The Organisation of Petroleum Exporting Countries (OPEC) in its Monthly Oil Market Report (MOMR) for April, 2022, released on Tuesday, showed that Nigeria’s crude oil production declined average of 22,000 barrel per day in March 2022 to 1,238million barrels per day (bpd) based on direct source and 1,354mbpd( secondary sources to OPEC) from February 1,258mbpd(direct source) and 1,378Mbpd(secondary source).
According to OPEC’s secondary sources, total OPEC-13 crude oil production averaged 28.56 mb/d in March 2022, higher by 57 tb/d m-o-m. Crude oil output increased mainly in Saudi Arabia, Kuwait and the UAE, while production in Libya, Nigeria and Congo declined.
The OPEC Monthly Oil Market Report (MOMR) covers major issues affecting the world oil market and provides an outlook for crude oil market developments for the coming year. The report provides a detailed analysis of key developments impacting oil market trends in world oil demand, supply as well as the oil market balance.
The report noted that Nigeria’s average production in 2020, 2021 and 2021( first Quarter 2022) was 1,575mbpd, 1,372mbpd and 1,382mbpd respectively.
OPEC in data obtained by direct communication from Nigeria showed that the country in January 2022 produced 1,399mbpd, in February production averaged 1,258mbpd, and in March 2022, production was 1,238mbpd.
The report claimed the country’s crude production for January, February and March 2022, stood at 1,413 mbpd, 1,378Mbpd and 1,354mbpd respectively from OPEC’s secondary sources.
This however showed that Nigeria’s crude oil production reduced by 20 thousand barrels per day (tb/d) between February and March, whereas it reduced by 141,000 bpd between January and February, 2022.

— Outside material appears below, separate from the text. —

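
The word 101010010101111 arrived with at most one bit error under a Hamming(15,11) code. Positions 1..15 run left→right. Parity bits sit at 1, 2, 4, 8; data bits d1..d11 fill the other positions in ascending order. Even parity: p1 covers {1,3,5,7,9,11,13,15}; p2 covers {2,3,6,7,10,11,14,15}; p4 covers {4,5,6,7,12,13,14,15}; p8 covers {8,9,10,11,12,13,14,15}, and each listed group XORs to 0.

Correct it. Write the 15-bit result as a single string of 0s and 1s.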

According to secondary sources, total OPEC-13 crude oil production averaged 28.56 mb/d in March 2022, higher by 57 tb/d m-o-m. Crude oil output increased mainly in Saudi Arabia, Kuwait and the UAE, while production in Libya, Nigeria and Congo declined.
Crude oil futures prices soared in March extending the previous month’s large gains. The market continued to be driven by rising concerns about a potential large oil supply shortage amid escalating geopolitical tensions in Eastern Europe, as well as supply disruptions in the Caspian.
On the economic side, OPEC report revealed that following a contraction of 1.8% y-o-y in 2020, Nigeria’s economy expanded by 3.6% in 2021. This economic recovery according to OPEC is most likely to continue over the course of 2022 with support from improvements in the hydrocarbons sector and energy prices.
The report said, “ Recent official data suggested that the annual inflation rate edged up slightly to 15.7% in February 2022 from 15.6% in January 2022, although food inflation remained elevated. Indeed, higher food costs related to geopolitical tensions could further fuel inflation.
“In March 2022, the overall business improvement softened as Stanbic IBTC Bank Nigeria’s PMI suggested, indeed it dropped to 54.1 from 57.3 in February. Yet, the overall prospects for Nigeria’s short-term economic outlook remain positive, despite concerns over inflationary pressures amid disruptions to global trade flows and supply shortages.
“After many stagnant months, VLCC spot rates finally registered a noticeable increase in March, gaining 28% on average m-o-m, with rates moving higher across all reported routes compared to the previous month. Gains were supported by improving sentiment amid an expected increase in demand for long haul routes, as well as a need to quickly shift toward alternate supply. Rising bunker fuel prices also pressured rates higher.
On the freight side , the report disclosed that vessel movement from Nigeria to Asia spot rates rose 22 percent m-o-m to average WS44 in March. Compared with the same month last year, rates were 26% higher.
Freight rates on the Nigeria and other West African countries to the United States Gulf Coast (USGC) route increased by 28% m-o-m in March to average WS82. Compared with the same month last year, rates were 32% higher
On the Middle East-to-East route, rates rose 26% m-o-m to average WS44 points and were 47% higher y-o-y. Rates on the Middle East-to-West route also increased, up 35% m-o-m to average WS23 points. This represented a y-o-y gain of 10%.
Crude differentials of light and medium sweet crude also rose in the Mediterranean and West African markets in March on robust buying interest from European buyers.
However, the high value of the Brent benchmark compared to other major benchmarks of WTI and Dubai, high freight rates, and a steep Brent backwardation, limited the rise. Crude differentials of Bonny Light, Forcados and Qua Iboe rose on a monthly average in March by 20¢, 49¢, and 58¢, respectively, to stand at premiums of $1.82/b, $2.75/b, and $2.70/b.